Estos pases existían para cualquier motivo imaginable. Quien ya se había acreditado con éxito, solicitaba los pases con dos meses de antelación a la cumbre y los recogía el día del respectivo evento en la carpa de prensa, siempre que estuviera en posesión de una acreditación vigente. De ese modo, el círculo se iba cerrando.

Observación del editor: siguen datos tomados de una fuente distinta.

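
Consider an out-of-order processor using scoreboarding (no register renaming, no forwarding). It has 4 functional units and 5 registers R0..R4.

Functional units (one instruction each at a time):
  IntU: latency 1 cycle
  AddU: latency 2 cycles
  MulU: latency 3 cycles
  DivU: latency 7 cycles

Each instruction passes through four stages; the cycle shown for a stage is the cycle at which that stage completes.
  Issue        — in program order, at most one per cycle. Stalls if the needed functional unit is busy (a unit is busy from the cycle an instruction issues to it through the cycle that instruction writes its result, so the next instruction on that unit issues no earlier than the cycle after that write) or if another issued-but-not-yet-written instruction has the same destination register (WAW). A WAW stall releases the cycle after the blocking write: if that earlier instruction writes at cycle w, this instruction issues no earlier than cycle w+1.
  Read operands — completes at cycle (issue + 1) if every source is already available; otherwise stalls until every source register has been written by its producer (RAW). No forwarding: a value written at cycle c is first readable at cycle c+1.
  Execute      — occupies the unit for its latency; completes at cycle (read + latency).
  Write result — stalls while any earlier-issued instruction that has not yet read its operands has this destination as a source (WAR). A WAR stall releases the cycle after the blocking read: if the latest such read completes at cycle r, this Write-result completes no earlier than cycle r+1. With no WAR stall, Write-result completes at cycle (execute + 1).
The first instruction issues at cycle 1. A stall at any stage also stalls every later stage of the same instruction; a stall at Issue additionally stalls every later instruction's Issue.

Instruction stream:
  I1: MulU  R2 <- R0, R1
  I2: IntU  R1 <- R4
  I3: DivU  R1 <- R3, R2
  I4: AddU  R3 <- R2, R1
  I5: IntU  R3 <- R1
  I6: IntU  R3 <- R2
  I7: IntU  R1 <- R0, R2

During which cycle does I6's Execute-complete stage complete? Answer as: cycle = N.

[1] I1 issues→MulU
[2] I1 reads · I2 issues→IntU
[3] I2 reads
[4] I2 exec-done
[5] I1 exec-done · I2 writes R1
[6] I1 writes R2 · I3 issues→DivU
[7] I3 reads · I4 issues→AddU
[14] I3 exec-done
[15] I3 writes R1
[16] I4 reads
[18] I4 exec-done
[19] I4 writes R3
[20] I5 issues→IntU
[21] I5 reads
[22] I5 exec-done
[23] I5 writes R3
[24] I6 issues→IntU
[25] I6 reads
[26] I6 exec-done
[27] I6 writes R3
[28] I7 issues→IntU
[29] I7 reads
[30] I7 exec-done
[31] I7 writes R1

cycle = 26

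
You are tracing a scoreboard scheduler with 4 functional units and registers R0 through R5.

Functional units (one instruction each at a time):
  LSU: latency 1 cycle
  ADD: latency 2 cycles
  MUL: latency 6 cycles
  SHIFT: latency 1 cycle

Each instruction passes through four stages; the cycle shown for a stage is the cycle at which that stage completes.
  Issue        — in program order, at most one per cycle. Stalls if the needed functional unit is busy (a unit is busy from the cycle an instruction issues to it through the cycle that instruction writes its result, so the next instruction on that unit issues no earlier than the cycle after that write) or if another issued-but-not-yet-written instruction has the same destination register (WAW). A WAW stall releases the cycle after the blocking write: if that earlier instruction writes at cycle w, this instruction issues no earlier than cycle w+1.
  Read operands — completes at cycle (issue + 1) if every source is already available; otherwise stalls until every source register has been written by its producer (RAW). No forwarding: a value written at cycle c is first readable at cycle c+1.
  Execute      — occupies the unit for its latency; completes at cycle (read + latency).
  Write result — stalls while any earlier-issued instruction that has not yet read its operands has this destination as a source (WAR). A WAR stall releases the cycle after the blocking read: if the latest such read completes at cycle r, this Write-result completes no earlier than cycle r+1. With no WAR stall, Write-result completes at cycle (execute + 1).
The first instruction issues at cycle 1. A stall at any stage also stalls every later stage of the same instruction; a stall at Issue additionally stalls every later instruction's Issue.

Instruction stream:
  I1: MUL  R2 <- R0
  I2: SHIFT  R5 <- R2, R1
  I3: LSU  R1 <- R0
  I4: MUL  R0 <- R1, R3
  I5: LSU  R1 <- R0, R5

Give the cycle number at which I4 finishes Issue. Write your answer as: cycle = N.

cycle = 10

[1] I1 issues→MUL
[2] I1 reads, I2 issues→SHIFT
[3] I3 issues→LSU
[4] I3 reads
[5] I3 exec-done
[8] I1 exec-done
[9] I1 writes R2
[10] I2 reads, I4 issues→MUL
[11] I2 exec-done, I3 writes R1
[12] I2 writes R5, I4 reads, I5 issues→LSU
[18] I4 exec-done
[19] I4 writes R0
[20] I5 reads
[21] I5 exec-done
[22] I5 writes R1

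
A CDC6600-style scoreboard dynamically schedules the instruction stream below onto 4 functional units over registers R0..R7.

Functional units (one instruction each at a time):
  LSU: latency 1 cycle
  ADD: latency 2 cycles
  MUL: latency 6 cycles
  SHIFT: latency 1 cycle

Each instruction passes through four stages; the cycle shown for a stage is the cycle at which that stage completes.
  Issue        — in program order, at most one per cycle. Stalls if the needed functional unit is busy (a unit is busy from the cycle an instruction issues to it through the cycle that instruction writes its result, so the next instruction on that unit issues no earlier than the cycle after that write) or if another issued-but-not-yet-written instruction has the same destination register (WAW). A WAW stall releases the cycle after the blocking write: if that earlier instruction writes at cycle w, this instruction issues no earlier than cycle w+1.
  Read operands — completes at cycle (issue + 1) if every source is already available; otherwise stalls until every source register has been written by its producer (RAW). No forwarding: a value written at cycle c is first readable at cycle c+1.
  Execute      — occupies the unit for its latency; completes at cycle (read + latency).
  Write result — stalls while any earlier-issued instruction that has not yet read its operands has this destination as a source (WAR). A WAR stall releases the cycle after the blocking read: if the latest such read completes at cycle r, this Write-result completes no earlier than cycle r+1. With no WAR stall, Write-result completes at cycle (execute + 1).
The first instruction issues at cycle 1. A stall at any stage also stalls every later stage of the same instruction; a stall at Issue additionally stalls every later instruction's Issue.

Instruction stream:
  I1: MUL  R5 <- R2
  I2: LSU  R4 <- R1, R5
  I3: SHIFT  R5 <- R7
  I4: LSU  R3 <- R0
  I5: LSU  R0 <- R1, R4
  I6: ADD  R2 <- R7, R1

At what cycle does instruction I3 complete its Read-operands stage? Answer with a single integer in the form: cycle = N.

cycle = 11

cycle 1: issue I1 (MUL)
cycle 2: I1 read-ops | issue I2 (LSU)
cycle 8: I1 finished on MUL
cycle 9: I1→R5
cycle 10: I2 read-ops | issue I3 (SHIFT)
cycle 11: I2 finished on LSU | I3 read-ops
cycle 12: I2→R4 | I3 finished on SHIFT
cycle 13: I3→R5 | issue I4 (LSU)
cycle 14: I4 read-ops
cycle 15: I4 finished on LSU
cycle 16: I4→R3
cycle 17: issue I5 (LSU)
cycle 18: I5 read-ops | issue I6 (ADD)
cycle 19: I5 finished on LSU | I6 read-ops
cycle 20: I5→R0
cycle 21: I6 finished on ADD
cycle 22: I6→R2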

Jana estaba en la salida identificada con el cartel de «Aeropuerto» y esperaba pacientemente el autobús que hacía la ruta hasta la terminal aérea. Para cada
pool,
había en la carpa una única salida. Una hora antes de la cita en cuestión, se pasaba por la salida del
pool
correspondiente, flanqueado de empleados de la Oficina de Prensa, se subía al autobús y uno era llevado hasta el destino deseado.

Había costado algún esfuerzo proporcionarle a Jana una acreditación en regla. Mirko se había ocupado del asunto, y había realizado su parte de un modo excelente. Ahora Jana era Cordula Malik, iba provista de una tapadera perfecta, estaba oficialmente registrada como una periodista independiente llegada de Viena, desde hoy alojada, también oficialmente, en el hotel Flandrischer Hof, en el Hohenzollernring. Estaba en posesión de una acreditación y, desde hacía pocos minutos, tenía también un pase para la tribuna de prensa de la pista de estacionamiento de carga del oeste en el aeropuerto de Colonia-Bonn.

Jana miró a su alrededor. La carpa de la prensa estaba muy concurrida. No cabía duda de que los organizadores de la cumbre habían conseguido con ella su obra maestra. Medio en broma y medio en tono de respeto, aquel cuartel general provisional del periodismo internacional era conocido con el nombre de «Cumbre-OVNI». Una vez que uno pasaba el arco de seguridad, que confiaba el móvil y las llaves al control de rayos X y se dejaba cachear por el detector de metales, mientras los escáneres revisaban bolsos y aparatos, uno se encontraba en un universo de alta tecnología de tres millones de marcos, parecido al puente de mando de una sobredimensionada nave
Enterprise.
Justo en el medio de aquel OVNI se encontraba una central de forma redonda destinada al envío y la recepción de faxes. Desde allí se ramificaban, en forma de estrella, unas hileras aparentemente infinitas de puestos de trabajos ultramodernos, provistos de conexión para ordenadores, líneas telefónicas analógicas y digitales, correo electrónico e internet. A través de las pantallas de televisión de una estación propia de la carpa, parpadeaban continuamente las noticias y las conferencias de prensa, y en los recesos ponían el canal VIVA, para relajarse.